The conquistadores spent the winter of 1541–42 at the Tiguex pueblo near present-day Albuquerque. In December 1541, Coronado suffered an injury when he fell from his horse. Weakened by this mishap, he led the expedition southward to the east shore of the Gulf of California, then proceeded to Compostela. He arrived in spring 1542, in time to take part in suppressing an Indian rebellion in Nueva Galicia known as the Mixtón War.
Charges of official misconduct were lodged against Coronado, stemming from his summary execution of the Turk and his failure to claim and occupy all the regions he had explored, although some of the priests in his party did remain behind to proselytize among the Pueblo Indians. In 1544, Coronado was dismissed from his post as governor of Nueva Galicia. Following an official inquiry, he was acquitted of any wrongdoing, and he spent the remainder of his life as a colonial administrator in Mexico City.

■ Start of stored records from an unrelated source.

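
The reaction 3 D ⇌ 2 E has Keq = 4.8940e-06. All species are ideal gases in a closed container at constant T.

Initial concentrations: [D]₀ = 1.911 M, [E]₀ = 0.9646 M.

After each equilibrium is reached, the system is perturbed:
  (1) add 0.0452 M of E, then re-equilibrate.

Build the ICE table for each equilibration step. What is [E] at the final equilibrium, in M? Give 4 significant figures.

[E]_eq = 0.0139 M

Q₀ = 0.1333 vs Keq = 4.8940e-06 ⇒ Q>K, reverse
Step 1:
                   D          E
  Initial      1.911     0.9646
  Change       1.427    -0.9511
  Equil        3.338    0.01349
  solve Keq expr → x = -0.4756; check Q = 4.8940e-06
Then add 0.0452 M of E.
Step 2:
                   D          E
  Initial      3.338    0.05869
  Change     0.06719   -0.04479
  Equil        3.405     0.0139
  solve Keq expr → x = -0.0224; check Q = 4.8940e-06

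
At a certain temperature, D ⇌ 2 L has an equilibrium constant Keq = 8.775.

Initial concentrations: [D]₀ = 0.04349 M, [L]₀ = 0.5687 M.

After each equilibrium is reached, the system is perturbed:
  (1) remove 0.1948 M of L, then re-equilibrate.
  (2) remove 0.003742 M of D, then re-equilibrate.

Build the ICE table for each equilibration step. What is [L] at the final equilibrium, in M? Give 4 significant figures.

Q₀ = 7.437 vs Keq = 8.775 ⇒ Q<K, forward
Step 1:
                    D           L
  init        0.04349      0.5687
  Δ         -0.005258     0.01052
  eq          0.03823      0.5792
  solve Keq expr → x = 0.005258; check Q = 8.775
Then remove 0.1948 M of L.
Step 2:
                    D           L
  init        0.03823      0.3844
  Δ          -0.01808     0.03615
  eq          0.02016      0.4206
  solve Keq expr → x = 0.01808; check Q = 8.775
Then remove 0.003742 M of D.
Step 3:
                    D           L
  init        0.01641      0.4206
  Δ          0.003144   -0.006288
  eq          0.01956      0.4143
  solve Keq expr → x = -0.003144; check Q = 8.775

[L]_eq = 0.4143 M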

Although Francisco de Coronado’s two-year expedition yielded no golden cities for Spain, his explorations brought back much information concerning the extent of the lands north of Mexico. His men were the first known Europeans to see the Grand Canyon, which was not visited again by Spaniards until the explorations of FRANCISCO TOMÁS HERMENEGILDO GARCÉS in 1776. The tribes of the Southwest also had their first contact with Europeans as a result of Coronado’s quest. Horses that escaped from the Spanish were captured and used by the Native Americans, beginning the transformation of Plains Indian culture. In addition, the naval arm of the expedition, under Hernando de Alarcón, determined that Baja California was not an island but actually a peninsula. At the same time Coronado was seeking Quivira in Oklahoma and Kansas in spring 1541, another Spanish explorer, HERNANDO DE SOTO, was exploring the lower MISSISSIPPI RIVER region of present-day Arkansas less than 500 miles away.